A Year of Cultured Meat Tweets
Figure 10 below shows that there was no clear frontrunner among the keywords included in this category. It is notable that the term ‘lab meat’, while used frequently early on, dropped off substantially and continued to decline over the course of data collection. This may be good news for advocates who have campaigned against the use of more clinical terms like “lab” and “in vitro”. Unfortunately, due to a programming error, the keyword ‘clean meat’ was not included in the dataset.
Figure 10: Cultured Meat Keywords: Weekly Use
Positivity And Negativity In Cultured Meat Tweets
Figure 11 below shows what percentage of tweets containing cultured meat keywords is classified with negative, neutral, or positive sentiment.
Generally, all of the cultured meat keywords are used more frequently in positive contexts than in neutral or negative contexts. When comparing the top three keywords most closely associated with positive sentiment (‘artificial meat’, ‘cell-based meat’, and ‘in vitro meat’), ‘artificial meat’ is used slightly more often in positive contexts than the other two keywords, but ‘in vitro meat’ and ‘cell-based meat’ are used negatively less often than ‘artificial meat’. However, all the keywords were used in relatively infrequent numbers, as seen in Figure 9. For the most part, all the keywords stayed under 200 hits per week, so it would be hard to reach a definite conclusion on which sentiments the general public associate with each keyword.
When ‘meat’ keywords were associated with a lab, as in ‘lab meat’ or ‘lab grown meat’, it appeared to be more controversial, with a larger proportion of negative usages than for other keywords.
Figure 11: Cultured Meat Keywords: Sentiment Analysis
- Positive: “”RT @FutureMeat1 Excited about our new $14m raise! Getting ready to take production to the next level. Check out this story on @CNBC Lab-grown meat start-up raises $14 million to build production plant https://t.co/gGp2IQsJai #foodtech #culturedmeat #innovation #seriesA”

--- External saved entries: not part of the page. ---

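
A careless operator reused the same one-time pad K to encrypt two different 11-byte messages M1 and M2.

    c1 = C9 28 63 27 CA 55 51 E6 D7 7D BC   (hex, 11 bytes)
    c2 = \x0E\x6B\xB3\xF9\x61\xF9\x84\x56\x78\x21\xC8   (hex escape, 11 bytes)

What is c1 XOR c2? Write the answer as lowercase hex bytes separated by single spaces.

c7 43 d0 de ab ac d5 b0 af 5c 74

c1 ⊕ c2 = (M1 ⊕ K) ⊕ (M2 ⊕ K) = M1 ⊕ M2 — the shared key cancels under XOR.
11001001 ^ 00001110 = 11000111
00101000 ^ 01101011 = 01000011
01100011 ^ 10110011 = 11010000
00100111 ^ 11111001 = 11011110
11001010 ^ 01100001 = 10101011
01010101 ^ 11111001 = 10101100
01010001 ^ 10000100 = 11010101
11100110 ^ 01010110 = 10110000
11010111 ^ 01111000 = 10101111
01111101 ^ 00100001 = 01011100
10111100 ^ 11001000 = 01110100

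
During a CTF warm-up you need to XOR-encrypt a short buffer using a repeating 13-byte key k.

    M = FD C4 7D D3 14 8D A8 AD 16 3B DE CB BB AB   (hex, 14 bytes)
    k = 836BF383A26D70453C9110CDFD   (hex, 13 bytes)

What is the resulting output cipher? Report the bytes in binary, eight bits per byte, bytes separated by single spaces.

01111110 10101111 10001110 01010000 10110110 11100000 11011000 11101000 00101010 10101010 11001110 00000110 01000110 00101000

The 13-byte key repeats, so the effective keystream is 83 6b f3 83 a2 6d 70 45 3c 91 10 cd fd 83.
byte 0: fd ^ 83 = 7e
byte 1: c4 ^ 6b = af
byte 2: 7d ^ f3 = 8e
byte 3: d3 ^ 83 = 50
byte 4: 14 ^ a2 = b6
byte 5: 8d ^ 6d = e0
byte 6: a8 ^ 70 = d8
byte 7: ad ^ 45 = e8
byte 8: 16 ^ 3c = 2a
byte 9: 3b ^ 91 = aa
byte 10: de ^ 10 = ce
byte 11: cb ^ cd = 06
byte 12: bb ^ fd = 46
byte 13: ab ^ 83 = 28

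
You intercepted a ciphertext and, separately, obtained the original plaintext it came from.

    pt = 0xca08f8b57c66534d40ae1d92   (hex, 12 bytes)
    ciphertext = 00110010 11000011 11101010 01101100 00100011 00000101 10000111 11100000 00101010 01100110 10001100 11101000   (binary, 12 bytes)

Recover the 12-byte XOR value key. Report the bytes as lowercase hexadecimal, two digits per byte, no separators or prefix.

Since ciphertext = pt ⊕ key, XORing both sides with pt gives key = pt ⊕ ciphertext.
ca ^ 32 = f8
08 ^ c3 = cb
f8 ^ ea = 12
b5 ^ 6c = d9
7c ^ 23 = 5f
66 ^ 05 = 63
53 ^ 87 = d4
4d ^ e0 = ad
40 ^ 2a = 6a
ae ^ 66 = c8
1d ^ 8c = 91
92 ^ e8 = 7a

f8cb12d95f63d4ad6ac8917a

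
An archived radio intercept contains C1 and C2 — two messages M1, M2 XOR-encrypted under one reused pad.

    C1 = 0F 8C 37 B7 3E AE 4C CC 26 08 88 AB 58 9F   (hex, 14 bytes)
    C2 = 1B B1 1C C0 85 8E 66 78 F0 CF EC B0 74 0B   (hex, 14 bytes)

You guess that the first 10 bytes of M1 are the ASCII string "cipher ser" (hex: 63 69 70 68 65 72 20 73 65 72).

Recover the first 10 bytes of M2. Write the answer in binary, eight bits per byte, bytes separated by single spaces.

01110111 01010100 01011011 00011111 11011110 01010010 00001010 11000111 10110011 10110101

First, C1 ⊕ C2 = (M1 ⊕ K) ⊕ (M2 ⊕ K) = M1 ⊕ M2, so the key drops out. Then M2 = (M1 ⊕ M2) ⊕ M1 over the first 10 bytes.
byte 0: (0f ⊕ 1b) ⊕ 63 = 14 ⊕ 63 = 77
byte 1: (8c ⊕ b1) ⊕ 69 = 3d ⊕ 69 = 54
byte 2: (37 ⊕ 1c) ⊕ 70 = 2b ⊕ 70 = 5b
byte 3: (b7 ⊕ c0) ⊕ 68 = 77 ⊕ 68 = 1f
byte 4: (3e ⊕ 85) ⊕ 65 = bb ⊕ 65 = de
byte 5: (ae ⊕ 8e) ⊕ 72 = 20 ⊕ 72 = 52
byte 6: (4c ⊕ 66) ⊕ 20 = 2a ⊕ 20 = 0a
byte 7: (cc ⊕ 78) ⊕ 73 = b4 ⊕ 73 = c7
byte 8: (26 ⊕ f0) ⊕ 65 = d6 ⊕ 65 = b3
byte 9: (08 ⊕ cf) ⊕ 72 = c7 ⊕ 72 = b5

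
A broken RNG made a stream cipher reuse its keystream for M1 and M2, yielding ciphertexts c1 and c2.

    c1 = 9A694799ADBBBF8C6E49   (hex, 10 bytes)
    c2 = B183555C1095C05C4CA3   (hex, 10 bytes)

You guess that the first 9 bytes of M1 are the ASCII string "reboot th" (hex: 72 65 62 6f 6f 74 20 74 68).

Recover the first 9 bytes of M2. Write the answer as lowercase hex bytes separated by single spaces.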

- Neutral: “ICYMI our news got some attention in Israel too #foodtech #culturedmeat Israeli start-up to build world’s first lab-grown meat production facility https://t.co/hSuP1jAxNz”

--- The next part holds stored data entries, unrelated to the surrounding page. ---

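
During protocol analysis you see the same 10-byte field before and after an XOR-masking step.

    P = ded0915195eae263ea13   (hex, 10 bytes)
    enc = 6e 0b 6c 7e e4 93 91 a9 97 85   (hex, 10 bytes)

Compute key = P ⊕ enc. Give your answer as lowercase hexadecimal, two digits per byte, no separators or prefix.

Since enc = P ⊕ key, XORing both sides with P gives key = P ⊕ enc.
11011110 XOR 01101110 = 10110000
11010000 XOR 00001011 = 11011011
10010001 XOR 01101100 = 11111101
01010001 XOR 01111110 = 00101111
10010101 XOR 11100100 = 01110001
11101010 XOR 10010011 = 01111001
11100010 XOR 10010001 = 01110011
01100011 XOR 10101001 = 11001010
11101010 XOR 10010111 = 01111101
00010011 XOR 10000101 = 10010110

b0dbfd2f717973ca7d96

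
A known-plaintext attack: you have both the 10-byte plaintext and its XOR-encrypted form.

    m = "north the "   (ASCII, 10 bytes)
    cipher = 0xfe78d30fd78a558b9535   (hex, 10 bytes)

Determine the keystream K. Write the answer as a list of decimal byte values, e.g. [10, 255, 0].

[144, 23, 161, 123, 191, 170, 33, 227, 240, 21]

Since cipher = m ⊕ K, XORing both sides with m gives K = m ⊕ cipher.
byte 0: 6e ⊕ fe = 90
byte 1: 6f ⊕ 78 = 17
byte 2: 72 ⊕ d3 = a1
byte 3: 74 ⊕ 0f = 7b
byte 4: 68 ⊕ d7 = bf
byte 5: 20 ⊕ 8a = aa
byte 6: 74 ⊕ 55 = 21
byte 7: 68 ⊕ 8b = e3
byte 8: 65 ⊕ 95 = f0
byte 9: 20 ⊕ 35 = 15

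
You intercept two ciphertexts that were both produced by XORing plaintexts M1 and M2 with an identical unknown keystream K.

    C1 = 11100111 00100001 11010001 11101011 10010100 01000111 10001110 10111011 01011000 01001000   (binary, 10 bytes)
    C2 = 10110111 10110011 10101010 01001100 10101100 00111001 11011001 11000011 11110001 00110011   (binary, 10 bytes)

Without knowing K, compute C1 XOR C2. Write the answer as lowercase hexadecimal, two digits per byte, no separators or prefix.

C1 ⊕ C2 = (M1 ⊕ K) ⊕ (M2 ⊕ K) = M1 ⊕ M2 — the shared key cancels under XOR.
byte 0: 11100111 XOR 10110111 = 01010000
byte 1: 00100001 XOR 10110011 = 10010010
byte 2: 11010001 XOR 10101010 = 01111011
byte 3: 11101011 XOR 01001100 = 10100111
byte 4: 10010100 XOR 10101100 = 00111000
byte 5: 01000111 XOR 00111001 = 01111110
byte 6: 10001110 XOR 11011001 = 01010111
byte 7: 10111011 XOR 11000011 = 01111000
byte 8: 01011000 XOR 11110001 = 10101001
byte 9: 01001000 XOR 00110011 = 01111011

50927ba7387e5778a97b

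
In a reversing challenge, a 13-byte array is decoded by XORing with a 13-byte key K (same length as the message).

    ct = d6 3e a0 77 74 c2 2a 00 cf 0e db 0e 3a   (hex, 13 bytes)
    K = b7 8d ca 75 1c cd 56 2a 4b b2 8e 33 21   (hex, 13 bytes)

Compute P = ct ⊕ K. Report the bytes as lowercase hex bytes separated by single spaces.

61 b3 6a 02 68 0f 7c 2a 84 bc 55 3d 1b

XOR is its own inverse, so applying the key byte-wise gives the result directly.
d6 ⊕ b7 = 61
3e ⊕ 8d = b3
a0 ⊕ ca = 6a
77 ⊕ 75 = 02
74 ⊕ 1c = 68
c2 ⊕ cd = 0f
2a ⊕ 56 = 7c
00 ⊕ 2a = 2a
cf ⊕ 4b = 84
0e ⊕ b2 = bc
db ⊕ 8e = 55
0e ⊕ 33 = 3d
3a ⊕ 21 = 1b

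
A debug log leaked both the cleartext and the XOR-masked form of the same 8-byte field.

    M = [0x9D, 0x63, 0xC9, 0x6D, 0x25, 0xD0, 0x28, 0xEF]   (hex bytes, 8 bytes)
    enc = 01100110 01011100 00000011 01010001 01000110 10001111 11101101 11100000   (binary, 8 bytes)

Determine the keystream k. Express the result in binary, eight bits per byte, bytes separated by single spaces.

11111011 00111111 11001010 00111100 01100011 01011111 11000101 00001111

Since enc = M ⊕ k, XORing both sides with M gives k = M ⊕ enc.
byte 0: 9d xor 66 = fb
byte 1: 63 xor 5c = 3f
byte 2: c9 xor 03 = ca
byte 3: 6d xor 51 = 3c
byte 4: 25 xor 46 = 63
byte 5: d0 xor 8f = 5f
byte 6: 28 xor ed = c5
byte 7: ef xor e0 = 0f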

- Negative: “Lab grown meat will not be readily accepted by the body and will cause the same damage as GMOs. Ya all are freakin evil https://t.co/rwjIWFq1fk”
Given the data we collected, we were able to analyze trends on Twitter over a year, as well as analyze sentiment in these tweets to gain a better understanding of how the general Twitter population uses the keywords we chose. Although we have chosen to conduct just a few analyses here, we hope that this huge dataset will also be of use to other advocates who wish to examine how the conversation around animal advocacy issues changes over time.